Philharmonie Essen / Esa-Pekka Salonen und dem Philharmonia Orchestra © Benjamin Ealovega

Philharmonie Essen / Esa-Pekka Salonen und dem Philharmonia Orchestra © Benjamin Ealovega

Philharmonia Orchestra London – Mahler und Beethoven

 19. April 2018 um 19:30 Uhr

Gustav Mahlers Sinfonie Nr. 1 und Ludwig van Beethovens Sinfonie Nr. 2 – frühe Orchesterwerke zweier Komponisten mit großen Namen. Zusammengeführt werden sie in der Philharmonie Essen von einem europäischen Spitzenorchester:

Das Philharmonia Orchestra London spielt am Donnerstag, 19. April 2018, um 19:30 Uhr unter der Leitung seines Chefdirigenten Esa-Pekka Salonen. Mit den Anfangstakten seiner ersten Sinfonie schuf Gustav Mahler eine der geheimnisvollsten Einleitungen der Musikgeschichte. „Wie ein Naturlaut“ vermerkte er dazu in der Partitur, die das Klanggeschehen bald schon zu mächtiger Größe anwachsen lässt. Ursprünglich sollte das Werk den Titel „Titan, eine Tondichtung in Sinfonieform“ tragen.

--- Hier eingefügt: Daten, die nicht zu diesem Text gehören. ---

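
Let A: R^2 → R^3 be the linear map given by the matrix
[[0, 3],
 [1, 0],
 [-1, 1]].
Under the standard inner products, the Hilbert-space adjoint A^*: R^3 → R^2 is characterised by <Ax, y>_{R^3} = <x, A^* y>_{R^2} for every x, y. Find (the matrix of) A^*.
A^* = A^T =
[[0, 1, -1],
 [3, 0, 1]]

For real matrices with standard dot products, the defining identity <Ax, y> = <x, A^* y> gives (Ax)^T y = x^T (A^*) y, i.e. x^T A^T y = x^T (A^*) y. Since this holds for all x, y, we must have A^* = A^T. Therefore
A^* =
[[0, 1, -1],
 [3, 0, 1]].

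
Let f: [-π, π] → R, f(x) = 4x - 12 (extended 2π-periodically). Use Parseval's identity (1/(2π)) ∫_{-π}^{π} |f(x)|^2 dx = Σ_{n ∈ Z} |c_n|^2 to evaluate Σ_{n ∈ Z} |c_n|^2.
Σ |c_n|^2 = 16π^2/3 + 144

Expand and integrate term by term over [-π, π]:
  ∫ (4x)^2 dx = 16·(2π^3/3); ∫ 2·4·(-12)·x dx = 0 (odd integrand); ∫ (-12)^2 dx = 144·2π.
So (1/(2π)) ∫_{-π}^{π} (4x - 12)^2 dx = 16π^2/3 + 144 = 16π^2/3 + 144.
Parseval ⇒ Σ |c_n|^2 = 16π^2/3 + 144.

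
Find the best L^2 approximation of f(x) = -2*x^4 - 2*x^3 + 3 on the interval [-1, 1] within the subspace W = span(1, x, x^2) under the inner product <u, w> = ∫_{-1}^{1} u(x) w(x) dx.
g(x) = -12*x^2/7 - 6*x/5 + 111/35

The best approximation g ∈ W is the orthogonal projection of f onto W. Writing g = a_0 + a_1 x + a_2 x^2, the coefficients solve the normal equations G · a = b where
  G_{ij} = <φ_i, φ_j> and b_i = <f, φ_i>, with φ_0 = 1, φ_1 = x, φ_2 = x^2.
G =
  [2, 0, 2/3]
  [0, 2/3, 0]
  [2/3, 0, 2/5],
b = (26/5, -4/5, 10/7).
Solving gives a_0 = 111/35, a_1 = -6/5, a_2 = -12/7, so
  g(x) = -12*x^2/7 - 6*x/5 + 111/35.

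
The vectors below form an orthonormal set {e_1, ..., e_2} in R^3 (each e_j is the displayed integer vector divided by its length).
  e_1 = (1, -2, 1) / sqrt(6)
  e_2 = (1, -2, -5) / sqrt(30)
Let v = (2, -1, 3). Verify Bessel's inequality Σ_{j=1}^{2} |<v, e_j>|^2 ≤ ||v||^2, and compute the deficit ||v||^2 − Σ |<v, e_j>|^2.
Σ |<v, e_j>|^2 = 61/5; ||v||^2 = 14; deficit = 9/5

Write each e_j = u_j / sqrt(<u_j, u_j>) where u_j is the displayed integer vector. Then <v, e_j> = <v, u_j> / sqrt(<u_j, u_j>), so |<v, e_j>|^2 = <v, u_j>^2 / <u_j, u_j>.
Coefficients: <v, e_1> = 7/sqrt(6), <v, e_2> = -11/sqrt(30).
Square and sum: Σ |<v, e_j>|^2 = 61/5.
Compute ||v||^2 = v·v = 14.
Deficit = 14 − 61/5 = 9/5 ≥ 0, confirming Bessel's inequality. (The deficit equals ||v − Σ <v,e_j> e_j||^2, the squared distance from v to span{e_j}.)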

Mahler nahm damit auch Bezug auf den gleichnamigen Roman von Jean Paul, der seinen Helden jedoch einen „Anti-Titan“ nannte: „Jeder Himmelsstürmer findet seine Hölle.“  In Beethovens zuvor erklingender Sinfonie kündigt sich bereits – vor der auf den Helden Napoleon komponierten Eroica – ein revolutionärer Gestus in der Musik an.

Das Philharmonia Orchestra hat seinen Sitz mitten in London, in der Royal Festival Hall im Southbank Centre, wo es jährlich über 50 Konzerte gibt. Der Klangkörper wurde 1945 vom EMI-Produzenten Walter Legge gegründet, verwaltet sich seit 1964 selbst und gehört seinen 80 Mitgliedern. In den ersten sieben Jahrzehnten arbeitete es mit den meisten führenden Künstlern des 20. Jahrhunderts zusammen, wie etwa Strauss und Karajan. Seit 2008 ist der finnische Dirigent und Komponist Esa-Pekka Salonen Chefdirigent und künstlerischer Berater des Orchesters.

„Die Kunst des Hörens“:

Der Konzertabend beginnt mit einer Einführung mit Esa-Pekka Salonen und dem Orchester um 19:30 Uhr, Konzertbeginn ist um 20:00 Uhr.